Evidence suggests that maternal cell-mediated immunity is suppressed during pregnancy and that failure to suppress immune responses can result in partial or total rejection of the fetus. The molecular events associated with suppression of maternal T-cell activation mediated by circulating pregnancy-associated 14 kDa zeta inhibitor protein (ZIP) were defined in women with and without histories of recurrent pregnancy loss (RPL). Using cDNA microarray analysis, ZIP modulations of specific genes associated with T-cell activation signaling were defined. Alterations of defined components were confirmed at the protein level using chromatographically purified ZIP from normal pregnancies versus analogous material from women experiencing RPL. Based on microarray analyses, ZIP from normal pregnancies induced an increase (> or =2-fold) in the expression of 19 genes and a decrease (> or =2-fold) in 15 genes, when incubated with cultured T-cells.

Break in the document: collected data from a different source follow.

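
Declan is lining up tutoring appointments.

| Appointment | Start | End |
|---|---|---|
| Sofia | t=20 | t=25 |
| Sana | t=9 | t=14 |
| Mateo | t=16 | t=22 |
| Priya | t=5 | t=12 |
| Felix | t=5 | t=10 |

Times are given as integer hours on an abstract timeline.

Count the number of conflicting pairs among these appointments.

Sorted by start: Priya, Felix, Sana, Mateo, Sofia.
Felix starts before Priya ends → Priya and Felix overlap.
Sana starts before Priya ends → Priya and Sana overlap.
Mateo starts after Priya ends — done with Priya.
Sana starts before Felix ends → Felix and Sana overlap.
Mateo starts after Felix ends — done with Felix.
Mateo starts after Sana ends — done with Sana.
Sofia starts before Mateo ends → Mateo and Sofia overlap.
Overlapping pairs: Felix & Priya, Felix & Sana, Mateo & Sofia, Priya & Sana — 4 in total.

4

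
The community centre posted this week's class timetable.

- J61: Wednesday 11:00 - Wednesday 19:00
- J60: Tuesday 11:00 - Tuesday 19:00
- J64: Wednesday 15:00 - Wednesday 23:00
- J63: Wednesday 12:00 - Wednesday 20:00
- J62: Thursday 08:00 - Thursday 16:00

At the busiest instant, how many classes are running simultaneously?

Sort all start/end points and keep a running count:
Tuesday 11:00 start J60 → 1
Tuesday 19:00 end J60 → 0
Wednesday 11:00 start J61 → 1
Wednesday 12:00 start J63 → 2
Wednesday 15:00 start J64 → 3
Wednesday 19:00 end J61 → 2
Wednesday 20:00 end J63 → 1
Wednesday 23:00 end J64 → 0
Thursday 08:00 start J62 → 1
Thursday 16:00 end J62 → 0
Peak is 3, at Wednesday 15:00 (J61, J63, J64).

3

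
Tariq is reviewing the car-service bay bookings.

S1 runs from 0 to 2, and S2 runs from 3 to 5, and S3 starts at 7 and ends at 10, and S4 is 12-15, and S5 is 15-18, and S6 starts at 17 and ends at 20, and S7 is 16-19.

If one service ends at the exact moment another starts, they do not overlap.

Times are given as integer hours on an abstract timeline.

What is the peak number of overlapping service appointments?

Sort all start/end points and keep a running count:
0 start S1 → 1
2 end S1 → 0
3 start S2 → 1
5 end S2 → 0
7 start S3 → 1
10 end S3 → 0
12 start S4 → 1
15 end S4 → 0
15 start S5 → 1
16 start S7 → 2
17 start S6 → 3
18 end S5 → 2
19 end S7 → 1
20 end S6 → 0
Peak is 3, at 17 (S5, S6, S7).

3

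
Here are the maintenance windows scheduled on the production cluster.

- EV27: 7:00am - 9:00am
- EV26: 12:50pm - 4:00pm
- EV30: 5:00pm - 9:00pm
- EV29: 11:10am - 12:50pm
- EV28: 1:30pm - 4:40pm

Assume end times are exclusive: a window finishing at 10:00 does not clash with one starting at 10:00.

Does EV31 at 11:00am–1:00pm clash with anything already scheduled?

Yes — it overlaps EV26, EV29

EV27: ends 9:00am at or before EV31 starts 11:00am → clear.
EV29: starts 11:10am before EV31 ends 1:00pm, and ends 12:50pm after EV31 starts 11:00am → overlap.
EV26: starts 12:50pm before EV31 ends 1:00pm, and ends 4:00pm after EV31 starts 11:00am → overlap.
EV28: starts 1:30pm at or after EV31 ends 1:00pm → clear.
EV30: starts 5:00pm at or after EV31 ends 1:00pm → clear.
EV31 overlaps EV26, EV29.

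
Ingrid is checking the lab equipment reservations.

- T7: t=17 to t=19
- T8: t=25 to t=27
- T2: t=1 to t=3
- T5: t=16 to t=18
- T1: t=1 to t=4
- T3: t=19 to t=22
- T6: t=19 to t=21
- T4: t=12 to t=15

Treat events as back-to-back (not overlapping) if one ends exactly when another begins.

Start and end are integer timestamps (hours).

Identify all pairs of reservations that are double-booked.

T1 & T2, T3 & T6, T5 & T7

Sorted by start: T1, T2, T4, T5, T7, T3, T6, T8.
T2 starts before T1 ends → T1 and T2 overlap.
T4 starts after T1 ends; T1 is clear from here.
T4 starts after T2 ends; T2 is clear from here.
T5 starts after T4 ends; T4 is clear from here.
T7 starts before T5 ends → T5 and T7 overlap.
T3 starts after T5 ends; T5 is clear from here.
T3 starts exactly when T7 ends (back-to-back, no overlap); T7 is clear from here.
T6 starts before T3 ends → T3 and T6 overlap.
T8 starts after T3 ends.
T8 starts after T6 ends.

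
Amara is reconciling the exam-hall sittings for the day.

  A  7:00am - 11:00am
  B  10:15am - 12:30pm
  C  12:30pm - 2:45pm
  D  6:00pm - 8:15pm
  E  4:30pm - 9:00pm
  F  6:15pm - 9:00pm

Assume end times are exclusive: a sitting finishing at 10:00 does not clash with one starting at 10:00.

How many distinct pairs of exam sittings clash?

Two intervals overlap when each starts before the other ends.
Sorted by start: A, B, C, E, D, F.
B starts before A ends → A and B overlap.
C starts after A ends, so nothing later overlaps A either.
C starts exactly when B ends (back-to-back, no overlap), so nothing later overlaps B either.
E starts after C ends, so nothing later overlaps C either.
D starts before E ends → E and D overlap.
F starts before E ends → E and F overlap.
F starts before D ends → D and F overlap.
Overlapping pairs: A & B, D & E, D & F, E & F — 4 in total.

4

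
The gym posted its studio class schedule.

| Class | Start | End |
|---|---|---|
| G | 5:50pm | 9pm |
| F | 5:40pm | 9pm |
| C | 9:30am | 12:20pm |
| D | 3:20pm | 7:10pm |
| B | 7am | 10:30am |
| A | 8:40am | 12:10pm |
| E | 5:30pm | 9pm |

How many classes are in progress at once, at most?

4

Sweep the timeline, counting +1 at each start and −1 at each end (ends before starts at a tie):
7am start B → 1
8:40am start A → 2
9:30am start C → 3
10:30am end B → 2
12:10pm end A → 1
12:20pm end C → 0
3:20pm start D → 1
5:30pm start E → 2
5:40pm start F → 3
5:50pm start G → 4
7:10pm end D → 3
9pm end E → 2
9pm end F → 1
9pm end G → 0
Peak is 4, at 5:50pm (D, E, F, G).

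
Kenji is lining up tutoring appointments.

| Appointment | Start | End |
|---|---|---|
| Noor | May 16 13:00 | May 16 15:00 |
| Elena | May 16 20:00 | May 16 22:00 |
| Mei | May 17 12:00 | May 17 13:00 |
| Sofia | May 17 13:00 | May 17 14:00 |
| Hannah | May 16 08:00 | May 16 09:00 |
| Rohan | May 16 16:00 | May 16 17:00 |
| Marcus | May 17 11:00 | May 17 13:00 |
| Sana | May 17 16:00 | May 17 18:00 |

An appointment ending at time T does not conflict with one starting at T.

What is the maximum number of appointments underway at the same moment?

Sweep the timeline, counting +1 at each start and −1 at each end (ends before starts at a tie):
May 16 08:00 start Hannah → 1
May 16 09:00 end Hannah → 0
May 16 13:00 start Noor → 1
May 16 15:00 end Noor → 0
May 16 16:00 start Rohan → 1
May 16 17:00 end Rohan → 0
May 16 20:00 start Elena → 1
May 16 22:00 end Elena → 0
May 17 11:00 start Marcus → 1
May 17 12:00 start Mei → 2
May 17 13:00 end Marcus → 1
May 17 13:00 end Mei → 0
May 17 13:00 start Sofia → 1
May 17 14:00 end Sofia → 0
May 17 16:00 start Sana → 1
May 17 18:00 end Sana → 0
Peak is 2, at May 17 12:00 (Marcus, Mei).

2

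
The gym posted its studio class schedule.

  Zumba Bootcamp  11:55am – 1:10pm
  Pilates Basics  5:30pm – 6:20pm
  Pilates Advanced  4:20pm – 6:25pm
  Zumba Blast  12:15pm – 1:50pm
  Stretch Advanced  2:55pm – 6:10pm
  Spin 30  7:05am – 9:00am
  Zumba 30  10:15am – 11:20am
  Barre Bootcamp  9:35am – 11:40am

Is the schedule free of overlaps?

Check each pair: they overlap iff neither finishes before the other starts.
Sorted by start: Spin 30, Barre Bootcamp, Zumba 30, Zumba Bootcamp, Zumba Blast, Stretch Advanced, Pilates Advanced, Pilates Basics.
Barre Bootcamp starts after Spin 30 ends, so Spin 30 has no further overlaps.
Zumba 30 starts before Barre Bootcamp ends → Barre Bootcamp and Zumba 30 overlap.
That's a conflict, so the schedule is not conflict-free.

No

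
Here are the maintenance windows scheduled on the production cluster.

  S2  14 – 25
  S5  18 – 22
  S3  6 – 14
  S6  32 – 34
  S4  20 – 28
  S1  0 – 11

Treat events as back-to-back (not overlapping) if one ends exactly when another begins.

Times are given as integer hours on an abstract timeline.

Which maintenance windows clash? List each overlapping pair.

Sorted by start: S1, S3, S2, S5, S4, S6.
S3 starts before S1 ends → S1 and S3 overlap.
S2 starts after S1 ends; S1 is clear from here.
S2 starts exactly when S3 ends (back-to-back, no overlap); S3 is clear from here.
S5 starts before S2 ends → S2 and S5 overlap.
S4 starts before S2 ends → S2 and S4 overlap.
S6 starts after S2 ends.
S4 starts before S5 ends → S5 and S4 overlap.
S6 starts after S5 ends.
S6 starts after S4 ends.

S1 & S3, S2 & S4, S2 & S5, S4 & S5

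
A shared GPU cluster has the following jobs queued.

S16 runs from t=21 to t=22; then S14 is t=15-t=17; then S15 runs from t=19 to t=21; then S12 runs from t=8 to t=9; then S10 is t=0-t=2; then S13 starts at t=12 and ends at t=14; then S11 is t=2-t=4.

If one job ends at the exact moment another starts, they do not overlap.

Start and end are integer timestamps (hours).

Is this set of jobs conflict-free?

Yes

Sorted by start: S10, S11, S12, S13, S14, S15, S16.
S11 starts exactly when S10 ends (back-to-back, no overlap); S10 is clear from here.
S12 starts after S11 ends; S11 is clear from here.
S13 starts after S12 ends; S12 is clear from here.
S14 starts after S13 ends; S13 is clear from here.
S15 starts after S14 ends; S14 is clear from here.
S16 starts exactly when S15 ends (back-to-back, no overlap).
Every pair is clear; the schedule has no overlaps.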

In contrast, when T-cells were incubated with analogous material from RPL or non-pregnant controls, no significant differences were observed in the expression of these genes. At the protein level, ZIP from normal pregnancies induced decreases in CD3-zeta (2.36-fold), JAK3 (2.41-fold), STAT5 (1.85-fold), and NF-kappaB (4.24-fold) and a 2.05-fold increase in SOCS2 (all at p<0.001 compared to RPL and non-pregnant controls). The suppressive effects of Zip can lead to the failure of T-cell production of Th1 cytokines, such as IL-2. The 14 kDa circulating ZIP from normal pregnancies suppressed components within the JAK/STAT pathway and induced suppressors of cytokine stimulation, SOCS2.